Published
You run the same risk of a reaction no matter if it's one or two units going in. Worst case you have to send both bags back to the blood bank for a reaction workup.
Someone that sick who needs urgent surgery can take on the risk of TRALI or similar. Benefit/risk definitely leans heavily on benefit.
Thanks for the replies. I feel better knowing that transfusing units simultaneously is not completely out of standard practice. I did use a pressure bag for a couple of units as the time got closer to surgery. Luckily though the surgeon was late in finishing up a surgery before my patient was wheeled down the OR.
I remember one shift where a colleague's severely ill patient needed ~10 blood products (PRBCs, FFP, platelets) transfused, I called the MD for her, and the MD told me to literally squeeze the unit of blood as fast as I could, into the patient. I was fairly new to ICU at the time, but looking back, I could've used a pressure bag. Duh.
luckycat
18 Posts
I had a patient who came in with an INR of 15 (due to Coumadin use). I gave Vitamin K sub-q. Besides an AV fistula that was scantly oozing, there were no apparent signs of hemorrhaging. The patient had an ischemic bowel and needed to undergo necessary surgery timed for 3 hours later. At the doctor's request, the patient needed several units of FFP transfused before surgery.

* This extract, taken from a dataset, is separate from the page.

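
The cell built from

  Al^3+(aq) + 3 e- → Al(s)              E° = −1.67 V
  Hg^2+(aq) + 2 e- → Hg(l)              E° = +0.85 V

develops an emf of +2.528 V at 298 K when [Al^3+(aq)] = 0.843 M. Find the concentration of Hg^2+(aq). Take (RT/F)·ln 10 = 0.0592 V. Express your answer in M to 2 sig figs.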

Because the blood bank took a while to prepare the blood, it was nearly 1.5 hours later until I could get ahold of a couple units of FFP; and just my luck, the FFP was going in slower than I thought. The doc said I can just run them in fast, and was okay with me transfusing 2 units simultaneously.
However, my charge nurse later checked in and said we really shouldn't be transfusing 2 units of FFP at the same time (because of transfusion reactions). My patient was fine before, during, and after the transfusions and after surgery. But I do now realize the risks had a reaction had occurred.
In my ICU, I've seen 2 blood products given simultaneously when patients are "crashing"; mine wasn't "crashing" but she did need the FFP.
Does anyone know the recommendations for transfusing blood products simultaneously?